The data was cleaned and processed. We removed categorical groups with very few samples and we removed all rows that contained zero variance in their responses and rows containing missing values were removed. Additionally we checked for duplicated ResponseIDs and removed data outliers using 4/N threshold of Cook’s distance.
summary(df$ValuesDomain)
## Min. 1st Qu. Median Mean 3rd Qu. Max.
## 4.750 7.250 8.125 7.993 8.750 10.000
summary(df$MediatorDomain)
## Min. 1st Qu. Median Mean 3rd Qu. Max.
## 4.917 7.417 8.167 8.099 8.833 10.000
summary(df$FulfillmentDomain)
## Min. 1st Qu. Median Mean 3rd Qu.

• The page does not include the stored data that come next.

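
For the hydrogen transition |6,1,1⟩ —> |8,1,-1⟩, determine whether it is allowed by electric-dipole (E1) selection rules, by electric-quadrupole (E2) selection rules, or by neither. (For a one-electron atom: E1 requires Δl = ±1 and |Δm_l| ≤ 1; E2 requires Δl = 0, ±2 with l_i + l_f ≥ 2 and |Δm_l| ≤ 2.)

E2

Δl = 1 − 1 = +0; l_i + l_f = 2.
Δm_l = -2.
E1 (Δl = ±1, |Δm_l| ≤ 1): not satisfied.
E2 (Δl = 0,±2, l_i+l_f ≥ 2, |Δm_l| ≤ 2): satisfied.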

Max.
## 5.000 7.364 8.091 8.037 8.818 10.000
summary(df$CollarColor)
## 1 2 3 4
## 154 171 302 490
summary(df$Gender)
## 1 2
## 509 608
# divde graphics into 1x3 panel
op <- par(mfrow = c(1, 3))
# make Collar plots
boxplot(ValuesDomain~CollarColor, data=df, main='Leadership Values', xlab='Collar Color', ylab='Score')
boxplot(MediatorDomain~CollarColor, data=df, main='Mediator Skills', xlab='Collar Color', ylab='Score')

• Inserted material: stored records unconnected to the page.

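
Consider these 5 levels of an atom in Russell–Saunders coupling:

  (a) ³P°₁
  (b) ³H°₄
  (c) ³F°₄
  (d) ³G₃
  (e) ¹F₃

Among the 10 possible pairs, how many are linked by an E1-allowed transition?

2

(a)–(b): forbidden (parity, ΔL, ΔJ).
(a)–(c): forbidden (parity, ΔL, ΔJ).
(a)–(d): forbidden (ΔL, ΔJ).
(a)–(e): forbidden (ΔS, ΔL, ΔJ).
(b)–(c): forbidden (parity, ΔL).
(b)–(d): allowed.
(b)–(e): forbidden (ΔS, ΔL).
(c)–(d): allowed.
(c)–(e): forbidden (ΔS).
(d)–(e): forbidden (parity, ΔS).
Allowed pairs: 2 of 10.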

boxplot(FulfillmentDomain~CollarColor, data=df, main='Leadership Fulfillment', xlab='Collar Color', ylab='Score')
# make Gender plots
boxplot(ValuesDomain~Gender, data=df, main='Leadership Values', xlab='Gender', ylab='Score')
boxplot(MediatorDomain~Gender, data=df, main='Mediator Skills', xlab='Gender', ylab='Score')
boxplot(FulfillmentDomain~Gender, data=df, main='Leadership Fulfillment', xlab='Gender', ylab='Score')
We used R to build diagnostic plots to test the assumptions of MANOVA:
We found no violation of these assumptions and were able to continue the analysis without transforming the data.
op <- par(mfrow = c(2,2))
plot(fitVal)
plot(fitMed)
plot(fitFul)
par(op)
MANOVA:
summary(fit)
## Df Pillai approx F num Df den Df Pr(>F)
## CollarColor 3 0.035675 4.4489 9 3327 8.113e-06 ***
## Gender 1 0.031122 11.8528 3 1107 1.209e-07 ***
## CollarColor:Gender 3 0.024277 3.0159 9 3327 0.001367 **
## Residuals 1109
## ---
## Signif. codes: 0 '***' 0.001 '**' 0.01 '*' 0.05 '.' 0.1 ' ' 1
for each DV:
summary(aov(fit))
## Response ValuesDomain :
## Df Sum Sq Mean Sq F value Pr(>F)
## CollarColor 3 24.10 8.0336 7.4820 5.837e-05 ***
## Gender 1 26.92 26.9193 25.0709 6.424e-07 ***
## CollarColor:Gender 3 15.49 5.1639 4.8093 0.002475 **
## Residuals 1109 1190.76 1.0737
## ---
## Signif. codes: 0 '***' 0.001 '**' 0.01 '*' 0.05 '.' 0.1 ' ' 1
##
## Response MediatorDomain :
## Df Sum Sq Mean Sq F value Pr(>F)
## CollarColor 3 12.52 4.1722 4.1085 0.0065343 **
## Gender 1 11.49 11.4857 11.3105 0.0007970 ***
## CollarColor:Gender 3 19.08 6.3617 6.2646 0.0003238 ***
## Residuals 1109 1126.19 1.0155
## ---
## Signif. codes: 0 '***' 0.001 '**' 0.01 '*' 0.05 '.' 0.1 ' ' 1
##
## Response FulfillmentDomain :
## Df Sum Sq Mean Sq F value Pr(>F)
## CollarColor 3 13.82 4.6059 4.3572 0.0046345 **
## Gender 1 25.93 25.9328 24.5322 8.444e-07 ***
## CollarColor:Gender 3 18.37 6.1242 5.7934 0.0006268 ***
## Residuals 1109 1172.32 1.0571
## ---
## Signif. codes: 0 '***' 0.001 '**' 0.01 '*' 0.05 '.' 0.1 ' ' 1
There was a clear significant relationship between CollarColor
and leadership qualities and Gender
and leadership qualities. Consequently we are able to reject noth our null hypotheses that “There is no relationship between job level and leadership qualities” and “There is no relationship between gender and leadership qualities”.
This analysis has not taken into account the possible interaction effects of other potential covariates such as country, age and employment. Further analysis could expand on this study by investigating the effect of additional covariates.